И тут до меня дошло, что плакат-то они приклеили на МОЕМ заборе! На том, который мне для съемок очистить надо от всевозможного бумажного мусора! Не было в начале XIX века трубопровода! Байкал был, а его не было! Я прямо рассвирепел, подбежал, заорал на студентов прохладной жизни:

– Вы чего делаете?! Вы почему безобразничаете? Снимайте, на хрен, ваш чертов плакат!
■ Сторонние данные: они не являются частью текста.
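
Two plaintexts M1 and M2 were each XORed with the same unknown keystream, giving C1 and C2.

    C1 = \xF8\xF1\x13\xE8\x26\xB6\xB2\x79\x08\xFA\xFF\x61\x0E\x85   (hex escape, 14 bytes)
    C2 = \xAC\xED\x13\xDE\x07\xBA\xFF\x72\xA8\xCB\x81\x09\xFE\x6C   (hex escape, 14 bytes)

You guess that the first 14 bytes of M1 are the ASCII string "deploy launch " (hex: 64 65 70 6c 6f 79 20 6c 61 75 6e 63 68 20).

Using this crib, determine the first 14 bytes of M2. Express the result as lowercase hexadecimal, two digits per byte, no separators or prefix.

First, C1 ⊕ C2 = (M1 ⊕ K) ⊕ (M2 ⊕ K) = M1 ⊕ M2, so the key drops out. Then M2 = (M1 ⊕ M2) ⊕ M1 over the first 14 bytes.
byte 0: (f8 XOR ac) XOR 64 = 54 XOR 64 = 30
byte 1: (f1 XOR ed) XOR 65 = 1c XOR 65 = 79
byte 2: (13 XOR 13) XOR 70 = 00 XOR 70 = 70
byte 3: (e8 XOR de) XOR 6c = 36 XOR 6c = 5a
byte 4: (26 XOR 07) XOR 6f = 21 XOR 6f = 4e
byte 5: (b6 XOR ba) XOR 79 = 0c XOR 79 = 75
byte 6: (b2 XOR ff) XOR 20 = 4d XOR 20 = 6d
byte 7: (79 XOR 72) XOR 6c = 0b XOR 6c = 67
byte 8: (08 XOR a8) XOR 61 = a0 XOR 61 = c1
byte 9: (fa XOR cb) XOR 75 = 31 XOR 75 = 44
byte 10: (ff XOR 81) XOR 6e = 7e XOR 6e = 10
byte 11: (61 XOR 09) XOR 63 = 68 XOR 63 = 0b
byte 12: (0e XOR fe) XOR 68 = f0 XOR 68 = 98
byte 13: (85 XOR 6c) XOR 20 = e9 XOR 20 = c9

3079705a4e756d67c144100b98c9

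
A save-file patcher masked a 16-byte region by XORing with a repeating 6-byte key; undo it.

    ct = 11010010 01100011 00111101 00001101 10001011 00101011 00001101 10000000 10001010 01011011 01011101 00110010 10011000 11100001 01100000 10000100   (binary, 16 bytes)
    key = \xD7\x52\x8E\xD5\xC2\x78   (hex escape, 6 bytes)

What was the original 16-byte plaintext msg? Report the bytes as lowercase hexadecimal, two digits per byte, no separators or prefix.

0531b3d84953dad2048e9f4a4fb3ee51

The 6-byte key repeats, so the effective keystream is d7 52 8e d5 c2 78 d7 52 8e d5 c2 78 d7 52 8e d5.
byte 0: d2 ^ d7 = 05
byte 1: 63 ^ 52 = 31
byte 2: 3d ^ 8e = b3
byte 3: 0d ^ d5 = d8
byte 4: 8b ^ c2 = 49
byte 5: 2b ^ 78 = 53
byte 6: 0d ^ d7 = da
byte 7: 80 ^ 52 = d2
byte 8: 8a ^ 8e = 04
byte 9: 5b ^ d5 = 8e
byte 10: 5d ^ c2 = 9f
byte 11: 32 ^ 78 = 4a
byte 12: 98 ^ d7 = 4f
byte 13: e1 ^ 52 = b3
byte 14: 60 ^ 8e = ee
byte 15: 84 ^ d5 = 51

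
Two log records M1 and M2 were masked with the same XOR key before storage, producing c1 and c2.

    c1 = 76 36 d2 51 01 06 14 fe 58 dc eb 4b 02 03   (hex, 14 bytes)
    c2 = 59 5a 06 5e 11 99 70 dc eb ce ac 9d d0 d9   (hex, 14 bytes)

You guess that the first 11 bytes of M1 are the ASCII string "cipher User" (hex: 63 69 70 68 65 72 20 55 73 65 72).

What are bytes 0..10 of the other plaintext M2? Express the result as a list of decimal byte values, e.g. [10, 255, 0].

First, c1 ⊕ c2 = (M1 ⊕ K) ⊕ (M2 ⊕ K) = M1 ⊕ M2, so the key drops out. Then M2 = (M1 ⊕ M2) ⊕ M1 over the first 11 bytes.
byte 0: (76 ^ 59) ^ 63 = 2f ^ 63 = 4c
byte 1: (36 ^ 5a) ^ 69 = 6c ^ 69 = 05
byte 2: (d2 ^ 06) ^ 70 = d4 ^ 70 = a4
byte 3: (51 ^ 5e) ^ 68 = 0f ^ 68 = 67
byte 4: (01 ^ 11) ^ 65 = 10 ^ 65 = 75
byte 5: (06 ^ 99) ^ 72 = 9f ^ 72 = ed
byte 6: (14 ^ 70) ^ 20 = 64 ^ 20 = 44
byte 7: (fe ^ dc) ^ 55 = 22 ^ 55 = 77
byte 8: (58 ^ eb) ^ 73 = b3 ^ 73 = c0
byte 9: (dc ^ ce) ^ 65 = 12 ^ 65 = 77
byte 10: (eb ^ ac) ^ 72 = 47 ^ 72 = 35

[76, 5, 164, 103, 117, 237, 68, 119, 192, 119, 53]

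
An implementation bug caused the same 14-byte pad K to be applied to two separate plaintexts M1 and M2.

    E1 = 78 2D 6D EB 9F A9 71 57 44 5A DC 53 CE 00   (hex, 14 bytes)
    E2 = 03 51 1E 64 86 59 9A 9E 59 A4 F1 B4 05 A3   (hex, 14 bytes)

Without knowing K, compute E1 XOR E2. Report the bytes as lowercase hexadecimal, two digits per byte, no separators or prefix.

E1 ⊕ E2 = (M1 ⊕ K) ⊕ (M2 ⊕ K) = M1 ⊕ M2 — the shared key cancels under XOR.
byte 0: 78 XOR 03 = 7b
byte 1: 2d XOR 51 = 7c
byte 2: 6d XOR 1e = 73
byte 3: eb XOR 64 = 8f
byte 4: 9f XOR 86 = 19
byte 5: a9 XOR 59 = f0
byte 6: 71 XOR 9a = eb
byte 7: 57 XOR 9e = c9
byte 8: 44 XOR 59 = 1d
byte 9: 5a XOR a4 = fe
byte 10: dc XOR f1 = 2d
byte 11: 53 XOR b4 = e7
byte 12: ce XOR 05 = cb
byte 13: 00 XOR a3 = a3

7b7c738f19f0ebc91dfe2de7cba3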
Немедленно!

Ребята опешили, но плакат не сняли.

– Вы против Байкала? – спросила девушка.

– Я против того, чтобы на заборах клеили всякую порнографию! – прорычал я.

– Пошли отсюда, – сказал парень, – он штрейкбрехер, губернатором купленный.

Они ушли, а я сорвал плакат с забора, пока он не успел присохнуть, смял и бросил в урну. Нет, оборзела молодежь, никакого порядка! Что хотят, то и делают! Ясно же сказано: клеить рекламу только в специально отведенных местах!

Я вернулся на перекресток, ощущая себя в какой-то мере той же нечистью, которую даже у народов архаических видят лишь шаманы да собаки, и то не все. У сибирских лаек, вероятно, тоже есть свои собачьи шаманы…

К перекрестку подошла женщина ягодного возраста, лет сорока пяти, но в умопомрачительной рельефной форме шахматного слона. Ну это я сильно сказал, слона… Я имел в виду фигуру с необычайно тонкой талией и соразмерными бедрами, а не слоновьи размеры. Размеры как раз были обычные, средние. А вот короткая курточка и брючки в обтяжку позволяли мне представить ее обнаженной, и зрелище было, скажу я вам, весьма и весьма привлекательное, будоражащее…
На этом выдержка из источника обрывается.